Ben Bayburt’ta okuyan UİD-DER’li bir öğrenciyim. Bu yazıyı Kop Dağı tünelinde çalışan bir işçiyle birlikte yazdık. İşten atılma korkusu yüzünden isim vermek istemedi ama sıkıntılarını da paylaşmak istedi. Bu mektup onun ağzından çıkan sözcüklerle yazılmıştır.
Öncelikle hava şartlarının kötülüğü çalışma koşullarını daha da zorlaştırıyor. Gece vardiyasına kaldığımızda sıcaklık -4 derecenin altına düşmesine rağmen çalışmaya devam ediyoruz. Yapılan her kazı çalışmasında su baskınına uğruyoruz. Bu durum çalışma koşullarımızı daha da zorlaştırıyor. İş güvenliği uzmanı ise bu durumdan haberdar olmasına rağmen uzaktan izlemeyi tercih ediyor. Ya da patronun sıcak ofisinde çay içiyor. Patronun gözüne nasıl girsem diye mücadele veriyor.
Sigorta primlerimizin tam ve gününde yattığını düşünürken acı bir gerçekle karşılaştık. İşe sürekli giriş-çıkış yapıldığını öğrendik.
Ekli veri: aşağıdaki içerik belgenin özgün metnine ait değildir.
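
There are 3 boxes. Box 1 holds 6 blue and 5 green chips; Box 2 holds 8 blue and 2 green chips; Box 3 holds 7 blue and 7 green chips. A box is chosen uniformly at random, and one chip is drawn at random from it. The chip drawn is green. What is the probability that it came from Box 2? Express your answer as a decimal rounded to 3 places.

Posterior probability ≈ 0.173

P(green|Box 1) = 0.4545; P(green|Box 2) = 0.2; P(green|Box 3) = 0.5.
Prior × likelihood for each source: 0.333333·0.4545=0.1515, 0.333333·0.2=0.06667, 0.333333·0.5=0.1667. Summing gives P(green) = 0.38485.
P(Box 2 | green) = 0.06667 / 0.38485 = 0.173.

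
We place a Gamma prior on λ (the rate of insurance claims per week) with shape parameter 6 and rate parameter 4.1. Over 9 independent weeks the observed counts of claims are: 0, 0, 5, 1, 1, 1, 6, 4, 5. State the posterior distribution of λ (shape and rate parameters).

The Poisson likelihood adds the total count to the shape and the number of exposure periods to the rate. Here ∑xᵢ = 23 and n = 9, so shape 6→29 and rate 4.1→13.1.

Posterior: Gamma(shape=29, rate=13.1)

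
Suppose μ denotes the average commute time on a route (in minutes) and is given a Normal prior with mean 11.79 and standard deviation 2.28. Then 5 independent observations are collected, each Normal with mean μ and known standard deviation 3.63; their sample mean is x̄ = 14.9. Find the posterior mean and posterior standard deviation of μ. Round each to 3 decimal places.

Posterior mean ≈ 13.854; posterior SD ≈ 1.322

Prior precision 1/τ₀² = 1/2.28² = 0.192367; data precision n/σ² = 5/3.63² = 0.379452.
Posterior precision = 0.192367 + 0.379452 = 0.571819, giving posterior SD = 1/√0.571819 = 1.322.
Posterior mean = (0.192367·11.79 + 0.379452·14.9) / 0.571819 = 13.854.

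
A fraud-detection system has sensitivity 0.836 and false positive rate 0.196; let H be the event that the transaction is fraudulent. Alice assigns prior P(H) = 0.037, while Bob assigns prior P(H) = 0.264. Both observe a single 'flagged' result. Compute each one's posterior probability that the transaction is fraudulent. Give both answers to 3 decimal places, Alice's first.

The likelihood ratio for a 'flagged' result is 0.836/0.196 = 4.2653.
Alice: prior odds 0.037/0.963 = 0.038422; posterior odds 0.16388; posterior probability 0.141.
Bob: prior odds 0.264/0.736 = 0.35870; posterior odds 1.5299; posterior probability 0.605.

Alice: 0.141; Bob: 0.605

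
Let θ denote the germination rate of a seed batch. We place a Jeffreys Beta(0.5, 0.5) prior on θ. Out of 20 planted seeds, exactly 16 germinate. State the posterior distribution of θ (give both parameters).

Posterior: Beta(16.5, 4.5)

The binomial likelihood is conjugate to the Beta prior: with 16 successes and 4 failures, the posterior is Beta(0.5+16, 0.5+4) = Beta(16.5, 4.5).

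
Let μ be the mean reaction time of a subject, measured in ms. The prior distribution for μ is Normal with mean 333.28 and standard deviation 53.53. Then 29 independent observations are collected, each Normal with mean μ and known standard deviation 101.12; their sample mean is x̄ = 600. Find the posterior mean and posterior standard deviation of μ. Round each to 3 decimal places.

Posterior mean ≈ 570.776; posterior SD ≈ 17.719

With known σ, the Normal prior is conjugate. Weight on the data is w = (n/σ²)/(n/σ² + 1/τ₀²) = 0.00283612/(0.00283612+0.00034898) = 0.89043.
Posterior mean = w·x̄ + (1−w)·μ₀ = 0.89043·600 + 0.10957·333.28 = 570.776. Posterior variance = 1/(0.00283612+0.00034898) = 313.962, so SD = 17.719.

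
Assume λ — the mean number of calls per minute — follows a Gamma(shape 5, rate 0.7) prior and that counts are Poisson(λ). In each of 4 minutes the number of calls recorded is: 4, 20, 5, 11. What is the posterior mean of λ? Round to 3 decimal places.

Total count ∑xᵢ = 40 over n = 4 minutes.
Gamma is conjugate to the Poisson likelihood: posterior is Gamma(shape = 5+40 = 45, rate = 0.7+4 = 4.7).
E[λ | data] = 45/4.7 = 9.574.

Posterior mean ≈ 9.574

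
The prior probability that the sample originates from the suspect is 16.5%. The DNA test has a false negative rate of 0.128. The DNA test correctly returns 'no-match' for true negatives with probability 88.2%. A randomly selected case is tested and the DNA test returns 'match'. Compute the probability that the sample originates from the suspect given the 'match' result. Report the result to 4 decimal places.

P(H | E) ≈ 0.5935

Write H for 'the sample originates from the suspect'. Prior odds H:¬H = 0.165/0.835 = 0.19760. For the 'match' outcome, the likelihood ratio is 0.872/0.118 = 7.3898.
Posterior odds = 0.19760 × 7.3898 = 1.4603, so P(H|E) = 1.4603/(1+1.4603) = 0.5935.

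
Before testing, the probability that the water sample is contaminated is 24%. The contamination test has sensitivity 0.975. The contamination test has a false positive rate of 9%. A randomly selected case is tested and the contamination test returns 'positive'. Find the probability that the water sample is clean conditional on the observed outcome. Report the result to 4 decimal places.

Let H be the event that the water sample is contaminated. P(H) = 0.24, so P(¬H) = 0.76. With E the 'positive' result, P(E|H) = 0.975 and P(E|¬H) = 0.09.
P(E) = 0.975·0.24 + 0.09·0.76 = 0.23400 + 0.068400 = 0.30240.
By Bayes' theorem, P(H|E) = 0.23400 / 0.30240 = 0.7738. Hence P(¬H|E) = 1 − 0.7738 = 0.2262.

P(¬H | E) ≈ 0.2262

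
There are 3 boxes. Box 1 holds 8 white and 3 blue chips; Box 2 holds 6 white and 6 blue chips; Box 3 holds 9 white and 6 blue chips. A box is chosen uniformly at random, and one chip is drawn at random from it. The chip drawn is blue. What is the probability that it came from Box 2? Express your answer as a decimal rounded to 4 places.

Posterior probability ≈ 0.4264

Tabulate prior·likelihood by source: [1] prior 0.333333, lik 0.2727, product 0.09091; [2] prior 0.333333, lik 0.5, product 0.1667; [3] prior 0.333333, lik 0.4, product 0.1333.
Normalizing constant = 0.39091; the posterior for Box 2 is its product over the sum, 0.1667/0.39091 = 0.4264.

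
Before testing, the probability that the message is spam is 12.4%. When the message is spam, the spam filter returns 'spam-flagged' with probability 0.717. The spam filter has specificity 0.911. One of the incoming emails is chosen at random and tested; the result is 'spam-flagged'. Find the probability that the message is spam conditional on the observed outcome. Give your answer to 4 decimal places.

P(H | E) ≈ 0.5328

Write H for 'the message is spam'. Prior odds H:¬H = 0.124/0.876 = 0.14155. For the 'spam-flagged' outcome, the likelihood ratio is 0.717/0.089 = 8.0562.
Posterior odds = 0.14155 × 8.0562 = 1.1404, so P(H|E) = 1.1404/(1+1.1404) = 0.5328.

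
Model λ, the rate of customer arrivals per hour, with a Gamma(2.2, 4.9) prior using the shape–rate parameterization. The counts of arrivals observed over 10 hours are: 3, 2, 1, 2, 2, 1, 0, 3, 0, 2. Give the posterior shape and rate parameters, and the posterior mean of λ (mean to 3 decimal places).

Posterior: Gamma(shape=18.2, rate=14.9); mean ≈ 1.221

The Poisson likelihood adds the total count to the shape and the number of exposure periods to the rate. Here ∑xᵢ = 16 and n = 10, so shape 2.2→18.2 and rate 4.9→14.9.
Posterior mean = shape/rate = 18.2/14.9 = 1.221.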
Ücretimiz daha yüksek olduğu halde primlerimiz asgari ücretten yatırılıyormuş. Bayramlarda zorla çalıştırıldığımız yetmezmiş gibi mesailerimiz maaşımıza eksik yansıtılmış. Patrondan bu hakkımızı talep ettiğimizde bize söylediği tek cümle şu oldu: “Bayburt’ta bu paraya çalışacak çok adam var!”
İşten atılan hiçbir arkadaşımız tazminatını alamadı. Daha doğrusu tazminatın T’sini bile duymadık. “Bizim böyle bir hakkımız var mı bu memlekette?” deyip, kimse duymasın diye kulaktan kulağa fısıldıyoruz.
Kop Dağı tüneli ihalesini alan Bayburt Grup, iş güvenliği sorumluluğundan kaçmak için taşeron firma çalıştırıyor. Bayburt-Erzurum arasında yapılan Kop Dağı tüneli bittiğinde acaba ben hayatta olacak mıyım diye kendi kendime soruyorum. Bu çalışma koşullarında ve iş güvenliğinin olmadığı bu memlekette biraz zor gibime geliyor. Başbakan alınacak iş güvenliği önlemlerini açıklarken, o önlemlerin hangisi bizim için geçerli daha anlamış değilim. Özgür bir ülkede yaşadığımı düşünüyordum, ama işten atılma korkusundan dolayı yaşam sıkıntılarımı bile dile getiremiyordum. Benim tüm sıkıntılarımı dinleyen ve kaleme döken UİD-DER’li arkadaşa sonsuz teşekkür ederim.